Num encontro inicialmente despretensioso pelo mero motivo da
busca do aperfeiçoamento de sua técnica vocal, com inesperadas revelações entre a professora e
o jovem aluno, a partir de exposiçao detalhada dos momentos derradeiros da vítima em mensagem celular, gravada no local.
Enquanto se desenvolve um acirrado e visceral embate de
emoções contraditórias entre os dois personagens. Culminando no confronto da
não aceitação de um diálogo franco e esclarecedor proposto à matriarca, cuja insistência em princípios morais conservadores a incapacita de chancelar o sonho libertário de ter um filho se assumido como gay. E na postura conciliadora de Ramon, seu companheiro, buscando um acerto de contas afetivo, numa dramática progressão narrativa.

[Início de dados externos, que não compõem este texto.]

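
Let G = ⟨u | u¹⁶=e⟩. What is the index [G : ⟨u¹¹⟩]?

First find ord(u¹¹) by computing successive powers:
  (u¹¹)¹ = u¹¹, (u¹¹)² = u⁶, (u¹¹)³ = u, (u¹¹)⁴ = u¹², (u¹¹)⁵ = u⁷, (u¹¹)⁶ = u², (u¹¹)⁷ = u¹³, (u¹¹)⁸ = u⁸, (u¹¹)⁹ = u³, (u¹¹)¹⁰ = u¹⁴, (u¹¹)¹¹ = u⁹, (u¹¹)¹² = u⁴, (u¹¹)¹³ = u¹⁵, (u¹¹)¹⁴ = u¹⁰, (u¹¹)¹⁵ = u⁵, (u¹¹)¹⁶ = e.
So |⟨u¹¹⟩| = ord(u¹¹) = 16. With |G| = 16, by Lagrange [G : ⟨u¹¹⟩] = 16/16 = 1.

Answer: 1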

Quantos conflitos de passionalidade familiar como este se
repetem guiados pelo preconceito e pelo medo de encara-los podendo, só assim, escapar
do lacre eterno do silencio pós tumular.
No feliz resgate do remorso pelo enunciado da verdade, o que aliviaria a pesada carga da dor
de corações sufocados pela dúvida e pelo ressentimento, tanto de um lado como de
outro!...
Este é em suma o conceitual polêmico e ao mesmo tempo
reflexivo que conduz a trama dramatúrgica de A Golondrina, metaforizada poeticamente na sua titulação simbólica como “a andorinha”
migratória, em sua fuga invernal partindo para
voltar apenas no verão.
E pela intervenção musical guia (por Luisa
Maita) com duas canções-tema para piano e voz, vivos, dos atores sintonizada com
a funcionalidade do design gestual (Ana Paula Lopez), ressaltado nas marcações
luminares (André Prado). Sempre sob a acurada tradução/adaptação da atriz
protagonista Tania Bondezan e o apuro do comando diretorial de Gabriel Fontes
Paiva.
Numa paisagem cenográfica realista do gabinete de Amélia, com um piano de meia cauda e estantes, numa criação conjunta
de Fábio Namatame, incluídos os recatados mas elegantes figurinos, contrastando
a sobriedade feminina e o despojamento masculino.
Tornando-se perceptível um quase
apelativo substrato melodramático no entorno de uma narrativa novelesca bem ao
gosto do sentimentalismo latino, com sutil sotaque almodovariano, e que a
direção (Gabriel Fontes Paiva) sabe como bem explorar e imprimir.
Mesmo que não se consiga evitar uma certa previsibilidade subliminar em referenciais aos estereótipos de construção da personalidade homossexual e a um episódico tom grandiloquente em cenas decisivas da trama.
Mesmo que não se consiga evitar uma certa previsibilidade subliminar em referenciais aos estereótipos de construção da personalidade homossexual e a um episódico tom grandiloquente em cenas decisivas da trama.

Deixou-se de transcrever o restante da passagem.